Further supporting their argument, the dissent cited Monterey v. Del Monte Dunes at Monterey, Ltd. to argue that a Section 1983 claim falls under tort law, in order to draw a distinction between how attempts are handled under tort and criminal law. Under criminal law, a factually impossible attempt to commit a crime, such as trying to steal from an empty pocket or defraud someone with no money, can still be tried as an attempt. No such doctrine exists in tort law. Because Heffernan was not engaged in protected activity, the police department could only have attempted to deprive him of his right, so his suit must fail because "there are no attempted torts."
The day after oral arguments, writer Gilad Edelman criticized the Court's assumption that Heffernan never exercised his First Amendment rights, saying, "the Supreme Court may miss an opportunity to make sure that cases like his really are rare." Edelman interpreted Heffernan's actions as being well within the existing First Amendment precedent. Though Heffernan was not necessarily supporting the candidate, he was talking and associating with people connected to the candidate, actions already protected under existing precedent. Edelman suggested that, regardless of whether or not Heffernan intended to be identified as supporting the campaign, he was still punished by the city for associating.

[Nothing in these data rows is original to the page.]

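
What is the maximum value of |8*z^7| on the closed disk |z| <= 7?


Step 1: On |z| = 7, |f(z)| = 8 * |z|^7 = 8 * 7^7
Step 2: By maximum modulus principle, maximum is on boundary.
Step 3: Maximum = 8 * 823543 = 6588344

6588344


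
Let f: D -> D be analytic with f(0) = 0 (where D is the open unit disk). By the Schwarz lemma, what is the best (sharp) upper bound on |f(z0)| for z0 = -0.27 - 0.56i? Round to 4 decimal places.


Step 1: Schwarz lemma: if f: D -> D is analytic with f(0) = 0, then |f(z)| <= |z| for all z in D, and this is sharp (f(z) = z).
Step 2: |z0|^2 = (-0.27)^2 + (-0.56)^2 = 0.3865
Step 3: |z0| = sqrt(0.3865) = 0.621691
Step 4: Best bound = |z0| = 0.6217

0.6217


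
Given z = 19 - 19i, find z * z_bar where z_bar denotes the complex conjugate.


Step 1: conj(z) = 19 + 19i
Step 2: z * conj(z) = 19^2 + (-19)^2
Step 3: = 361 + 361 = 722

722


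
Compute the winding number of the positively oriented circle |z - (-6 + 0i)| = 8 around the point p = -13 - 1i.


Step 1: Center c = (-6, 0), radius = 8
Step 2: |p - c|^2 = (-7)^2 + (-1)^2 = 50
Step 3: r^2 = 64
Step 4: |p-c| < r so winding number = 1

1


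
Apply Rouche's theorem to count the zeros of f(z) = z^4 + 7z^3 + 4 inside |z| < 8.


Step 1: On |z| = 8 the three terms have sizes |z^4| = 8^4 = 4096, |7z^3| = 7*8^3 = 3584, |4| = 4
Step 2: The dominant term is g(z) = z^4; let h(z) = 7z^3 + 4 so f = g + h
Step 3: On |z| = 8: |g| = 4096 and |h| <= 3584 + 4 = 3588
Step 4: Since 4096 > 3588, |h| < |g| on |z| = 8, so by Rouche f has the same number of zeros as g inside |z| < 8
Step 5: g(z) = z^4 has 4 zeros (all at the origin) inside |z| < 8. Answer = 4

4


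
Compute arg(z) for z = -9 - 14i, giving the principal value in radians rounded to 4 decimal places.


Step 1: z = -9 - 14i
Step 2: arg(z) = atan2(-14, -9)
Step 3: arg(z) = -2.1421

-2.1421


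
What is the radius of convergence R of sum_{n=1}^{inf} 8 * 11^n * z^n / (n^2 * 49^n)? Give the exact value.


Step 1: General term a_n = 8 * 11^n / (n^2 * 49^n)
Step 2: By the root test, |a_n|^(1/n) = 8^(1/n) * 11 / (n^(2/n) * 49) -> 11/49 as n -> infinity (since 8^(1/n) -> 1 and n^(2/n) -> 1)
Step 3: R = 1/lim|a_n|^(1/n) = 49/11

49/11


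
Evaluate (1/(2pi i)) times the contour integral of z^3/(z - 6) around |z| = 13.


Step 1: f(z) = z^3, a = 6 is inside |z| = 13
Step 2: By Cauchy integral formula: (1/(2pi*i)) * integral = f(a)
Step 3: f(6) = 6^3 = 216

216


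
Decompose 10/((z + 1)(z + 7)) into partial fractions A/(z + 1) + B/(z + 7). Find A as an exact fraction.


Step 1: Multiply both sides by (z + 1) and set z = -1
Step 2: A = 10 / (-1 + 7)
Step 3: A = 10 / 6
Step 4: A = 5/3

5/3


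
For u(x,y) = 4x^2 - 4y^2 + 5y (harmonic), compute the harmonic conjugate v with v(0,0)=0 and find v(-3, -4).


Step 1: v_x = -u_y = 8y - 5
Step 2: v_y = u_x = 8x + 0
Step 3: v = 8xy - 5x + C
Step 4: v(0,0) = 0 => C = 0
Step 5: v(-3, -4) = 111

111


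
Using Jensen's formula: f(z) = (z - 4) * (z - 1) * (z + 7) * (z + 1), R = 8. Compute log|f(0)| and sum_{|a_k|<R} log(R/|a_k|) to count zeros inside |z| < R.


Jensen's formula: (1/2pi)*integral log|f(Re^it)|dt = log|f(0)| + sum_{|a_k|<R} log(R/|a_k|)
Step 1: f(0) = (-4) * (-1) * 7 * 1 = 28
Step 2: log|f(0)| = log|4| + log|1| + log|-7| + log|-1| = 3.3322
Step 3: Zeros inside |z| < 8: 4, 1, -7, -1
Step 4: Jensen sum = log(8/4) + log(8/1) + log(8/7) + log(8/1) = 4.9856
Step 5: n(R) = number of terms in the Jensen sum = count of zeros inside |z| < 8 = 4

4


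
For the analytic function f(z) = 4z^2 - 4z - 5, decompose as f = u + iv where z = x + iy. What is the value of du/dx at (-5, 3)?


Step 1: f(z) = 4(x+iy)^2 - 4(x+iy) - 5
Step 2: u = 4(x^2 - y^2) - 4x - 5
Step 3: u_x = 8x - 4
Step 4: At (-5, 3): u_x = -40 - 4 = -44

-44


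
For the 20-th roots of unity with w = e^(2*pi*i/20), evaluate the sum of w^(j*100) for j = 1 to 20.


Step 1: The sum sum_{j=1}^{n} w^(k*j) equals n if n | k, else 0.
Step 2: Here n = 20, k = 100
Step 3: Does n divide k? 20 | 100 -> True
Step 4: Sum = 20

20


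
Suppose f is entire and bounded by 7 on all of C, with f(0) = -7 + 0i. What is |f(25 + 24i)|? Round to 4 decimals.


Step 1: By Liouville's theorem, a bounded entire function is constant.
Step 2: f(z) = f(0) = -7 + 0i for all z.
Step 3: |f(w)| = |-7 + 0i| = sqrt(49 + 0)
Step 4: = 7.0

7.0


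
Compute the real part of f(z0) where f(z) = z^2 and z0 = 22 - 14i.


Step 1: z0 = 22 - 14i
Step 2: z0^2 = 22^2 - (-14)^2 - 616i
Step 3: real part = 484 - 196 = 288

288


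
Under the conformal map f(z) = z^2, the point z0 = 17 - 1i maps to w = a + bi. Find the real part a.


Step 1: z0 = 17 - 1i
Step 2: z0^2 = 17^2 - (-1)^2 - 34i
Step 3: real part = 289 - 1 = 288

288


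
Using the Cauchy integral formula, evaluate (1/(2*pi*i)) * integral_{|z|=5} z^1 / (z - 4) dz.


Step 1: f(z) = z^1, a = 4 is inside |z| = 5
Step 2: By Cauchy integral formula: (1/(2pi*i)) * integral = f(a)
Step 3: f(4) = 4^1 = 4

4


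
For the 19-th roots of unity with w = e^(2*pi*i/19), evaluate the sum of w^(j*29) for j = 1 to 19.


Step 1: The sum sum_{j=1}^{n} w^(k*j) equals n if n | k, else 0.
Step 2: Here n = 19, k = 29
Step 3: Does n divide k? 19 | 29 -> False
Step 4: Sum = 0

0


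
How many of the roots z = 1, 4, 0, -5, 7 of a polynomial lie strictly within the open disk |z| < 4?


Step 1: Check each root:
  z = 1: |1| = 1 < 4
  z = 4: |4| = 4 >= 4
  z = 0: |0| = 0 < 4
  z = -5: |-5| = 5 >= 4
  z = 7: |7| = 7 >= 4
Step 2: Count = 2

2


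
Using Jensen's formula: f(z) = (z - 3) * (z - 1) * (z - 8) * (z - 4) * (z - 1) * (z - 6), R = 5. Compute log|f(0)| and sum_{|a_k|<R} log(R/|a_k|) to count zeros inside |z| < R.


Jensen's formula: (1/2pi)*integral log|f(Re^it)|dt = log|f(0)| + sum_{|a_k|<R} log(R/|a_k|)
Step 1: f(0) = (-3) * (-1) * (-8) * (-4) * (-1) * (-6) = 576
Step 2: log|f(0)| = log|3| + log|1| + log|8| + log|4| + log|1| + log|6| = 6.3561
Step 3: Zeros inside |z| < 5: 3, 1, 4, 1
Step 4: Jensen sum = log(5/3) + log(5/1) + log(5/4) + log(5/1) = 3.9528
Step 5: n(R) = number of terms in the Jensen sum = count of zeros inside |z| < 5 = 4

4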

Soon after the ruling was announced, the decision was largely praised. Jonathan Stahl, a writer at the Constitution Daily, said that "[t]he potential impact of this case on our understanding of the First Amendment is notable." Similarly, The Economist called it "good law" and a "significant development" for expanding the existing jurisprudence to perceived speech, not just actual speech.
Subsequent to the Supreme Court's ruling, the City of Paterson approved a $1.6 million settlement payout to Heffernan. The final payment of the settlement was due on September 30, 2017.